Yes, I know that you know this, since those who read this blog are a pretty informed group of people, yet the degree to which the all electric vehicle suffers in efficiency compared to gasoline and diesel engined vehicles is shocking.  There are losses, significant losses, all along the chain that produces the electricity that we use. Fossil fuel is burned to produce steam, the steam spins turbines, which in turn spin generators. The electricity is sent out at high voltage, and at several stages is stepped down, until we get to your household voltage. Adding up all the losses results in an efficiency of less than 15% of the energy contained in the original fossil fuel reaching your house as usable energy.

Years ago I confronted a fellow engineer about this, and his reply was that while the efficiency analysis is true, the pollution itself was contained at the power plant site, and therefore more easily controlled.
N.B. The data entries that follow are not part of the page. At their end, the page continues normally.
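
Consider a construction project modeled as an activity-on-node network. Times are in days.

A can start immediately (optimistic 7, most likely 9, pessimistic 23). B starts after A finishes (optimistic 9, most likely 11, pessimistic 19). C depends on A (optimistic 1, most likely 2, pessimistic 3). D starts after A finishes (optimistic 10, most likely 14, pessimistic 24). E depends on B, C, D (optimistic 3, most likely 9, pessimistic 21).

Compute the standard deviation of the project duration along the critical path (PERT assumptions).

4.64 days

te_A = (7 + 4·9 + 23)/6 = 66/6 = 11; σ²_A = ((23−7)/6)² = 7.111
te_B = (9 + 4·11 + 19)/6 = 72/6 = 12; σ²_B = ((19−9)/6)² = 2.778
te_C = (1 + 4·2 + 3)/6 = 12/6 = 2; σ²_C = ((3−1)/6)² = 0.111
te_D = (10 + 4·14 + 24)/6 = 90/6 = 15; σ²_D = ((24−10)/6)² = 5.444
te_E = (3 + 4·9 + 21)/6 = 60/6 = 10; σ²_E = ((21−3)/6)² = 9.000

Forward pass:
ES_A = 0; EF_A = 11
ES_B = 11; EF_B = 11+12 = 23
ES_C = 11; EF_C = 11+2 = 13
ES_D = 11; EF_D = 11+15 = 26
ES_E = max(EF_B=23, EF_C=13, EF_D=26) = 26; EF_E = 26+10 = 36
Expected project duration μ = 36 days. Critical path: A → D → E.

Variance along critical path = 7.111 + 5.444 + 9.000 = 21.556
σ = √21.556 = 4.643 days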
So, if our goal is to contain specific pollutants, he is right. A centralized facility emitting pollution (power plant) can be outfitted with scrubbers and other pollution control devises, and can afford to fund these devises, far easier that putting them on thousands of mobile pollution emitting devices (cars and trucks). Furthermore, maintaining these devises is more easily achieved on a centralized power plant than on thousands of cars and trucks. On the other hand, if we grant the global warming assumptions are true for this analysis, then if our goal is to stop global warming, the all electric vehicle makes things worse.  Carbon Dioxide, in any case, is not technically speaking, a pollutant, since it is an essential part of the life cycle on this planet.

Hybrid technology has been proven with actual buyers making the decision to buy hybrid vehicles despite the premium price paid.  For example, a Ford Fusion MSRP cost is $23,000, with EPA rating of 22/34 MPG city/highway.  The hybrid version costs $30K, buy achieves 44/41 MPG.  Depending on your type of driving, and your analysis of future gasoline prices, the hybrid may be the best option.  But the all electric vehicle does not make economic sense any way it is analysed.  As my earlier post, The Volt is a Joke pointed out that the Chevrolet product was at best an expensive toy, and Tesla's offering is at best a rich man's toy.  I'll stick with my Trailblazer, thank you.